The most recent episode of EconTalk features fan-favorite guest Mike Munger of Duke University. His goal here is ambitious: to “build a bridge between philosophers and economists”. The question: why is it that some types of voluntary transactions are seen as repugnant and made illegal, even though all parties to the transaction are made better off and enter into the transaction voluntarily? The question (a special case, at least) is also asked another way: Why does it happen that it is legal to provide certain goods or services, but not to charge what they are worth? Examples include organ sales, blackmail, “price-gouging”, and various aspects of low-cost labor. (I should point out that Prof. Munger does not claim here to establish what the laws “should be”, just to better understand the reasons for some laws and social norms that seem counterproductive from an economist’s standpoint, and why they persist despite undesirable unintended consequences.)
Also, some insight into German beer festivals.
(If you’ve never listened to EconTalk before, you might want to check out some of Mike Munger’s previous appearances on EconTalk first. If you’re already listening to the current episode and liking it, you’ll surely want to hear more from him.)
Now, the key ingredient in his analysis here is something called BATNA (best alternative to a negotiated agreement), which is used here as a way of economically quantifying imbalances of power. (Overly simplified and blatant example: If you are lost in a vast desert and I drive up in my desertmobile, offering to sell you water. My best alternative to selling you water is to drive away and sell it somewhere else. Your best alternative may very well be to drop dead. Consequently I can charge you very high amounts of money, and we’re both better off than if we had made no deal, but there is something repugnant about my behavior.) He’s probably on to something, but the conversation left me thinking about something rather different.
There is a very common fallacy in human thinking about rules and making rules, about how our views of morality and our preferences inform our lawmaking decisions. At least, I think it’s common, if not pervasive.

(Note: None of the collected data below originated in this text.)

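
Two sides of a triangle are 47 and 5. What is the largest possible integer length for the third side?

51

The third side must be strictly less than 47 + 5 = 52.
The largest integer below 52 is 51.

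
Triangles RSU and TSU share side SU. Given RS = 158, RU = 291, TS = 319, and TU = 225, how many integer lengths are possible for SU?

From triangle RSU: 133 < SU < 449.
From triangle TSU: 94 < SU < 544.
Intersection: 133 < SU < 449, so integers 134 through 448: 315 values.

315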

It’s not one that I have seen on the “standard” lists of fallacies (such as this one), so let’s call it “Closer to Perfection” fallacy. (Those of you who like your fallacies and rhetorical terminology in Latin, knock yourselves out.)

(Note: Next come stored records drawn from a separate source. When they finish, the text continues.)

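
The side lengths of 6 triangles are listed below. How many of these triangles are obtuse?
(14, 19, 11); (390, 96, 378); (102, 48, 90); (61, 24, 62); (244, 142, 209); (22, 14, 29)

2

(14,19,11): 11²+14² = 317 < 361 = 19² → obtuse
(390,96,378): 96²+378² = 152100 = 390² → right
(102,48,90): 48²+90² = 10404 = 102² → right
(61,24,62): 24²+61² = 4297 > 3844 = 62² → acute
(244,142,209): 142²+209² = 63845 > 59536 = 244² → acute
(22,14,29): 14²+22² = 680 < 841 = 29² → obtuse
2 of the 6 are obtuse.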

Closer to Perfection Fallacy. If a certain phenomenon would not occur in an “ideal” world, making that phenomenon illegal or impossible can only make the world more like the ideal.
Example. In an ideal world, people with water would seek out people lost in the desert to give them water free of charge, out of mercy, and there would be no need for you to buy my water for $1000. Consequently, it should be illegal for me to sell it to you.
I believe that many of us are prone to make this mistake, and that it says a lot about why genuine and well-meaning people can do so much damage when attempting to legislate morality. What do you think? Does this, or something like it, already have a name?